KwaZulu-Natal charts gains in HIV despite massive burden
KwaZulu-Natal continues to battle high HIV rates but some districts are managing to keep up with high infection rates, according to the new District Health Barometer.
KwaZulu-Natal (KZN) continues to battle with high rates of HIV, but with more than 207,000 patients on antiretroviral (ARV) treatment, the province’s eThekwini district n has the greatest number of adults on ARVs in the country, according to the latest District Health Barometer by the Health Systems Trust.
The annual report was launched last night in Pretoria and showed that while the province is making strides in its HIV response, the province continues to struggle with major childhood illnesses.
The provincial HIV infection rate amongst pregnant women is about 37 percent, or ten percent higher than the national average. Seven of the ten districts with the highest HIV rates are all in KZN. Ugu is the worst, with 44 percent of pregnant women living with HIV, followed by eThekwini, each with an antenatal HIV prevalence rate of about 40 percent.

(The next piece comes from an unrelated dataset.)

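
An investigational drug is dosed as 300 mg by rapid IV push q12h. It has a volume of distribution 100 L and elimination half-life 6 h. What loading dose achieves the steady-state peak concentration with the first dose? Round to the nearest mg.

400 mg

f = (1/2)^(12/6) ≈ 0.250000; accumulation ratio R = 1/(1−f) ≈ 1.33333.
Loading dose to hit Cmax,ss on first dose: D_load = D_maint·R ≈ 300 × 1.33333 ≈ 400.00 mg.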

Despite the high HIV rate of mothers, the province has managed to reduce mother-to-child HIV transmission to less than three percent.
It also managed to test three-quarters of babies born to HIV-positive mothers for the virus within eight weeks of birth.
Unfortunately, only eThekwini and Zululand managed to meet the Health Department’s target of starting 85 percent of pregnant, HIV-positive women on ARVs .
KZN has by far the highest cases of pneumonia in children under five in the country, with eight of the ten worst affected districts all in this province. Again, Ugu was the worst affected, with 178 cases per 1000 children under five (national average 66,8 cases), and eThekwini also reported high rates. Pneumonia is the second biggest killer of young children in the country.
Meanwhile, Umgungundlovu has the second highest rate of severe malnutrition in children (13 out of 1000) in the country, according to the report.
More than 30 percent of children under five with severe malnutrition died in the Umzinyathi district in KZN – the worst rate in the country (12.7% average).
On the flip side, women in Umzinyathi were most likely to be screened for cervical cancer.
Meanwhile, eThekwini has almost halved the cases of diarrhoea in children under five – the biggest killer for this age group. In 2011/12, KZN recorded 36,3 cases per 1000 children. This number dropped to 18,9 cases this year.
However, only half the clinics in eThekwini had monthly visits by supervisors,
Amajuba district spent the least per capita in the country on district health services (R796) in comparison to a national average of R1 327.
Meanwhile, the province has the lowest expenditure on district management as a percentage of its primary healthcare budget (2.1%) of all the provinces, with Zululand, Umkhanyakude and eThekwini spending the least.
This is a tribute to the provincial Head of Department’s commitment to cutting unnecessary bureaucracy to ensure there is money for service delivery, but it may cause problems if there are too few people to ensure that delivery is done. – Health-e News Service.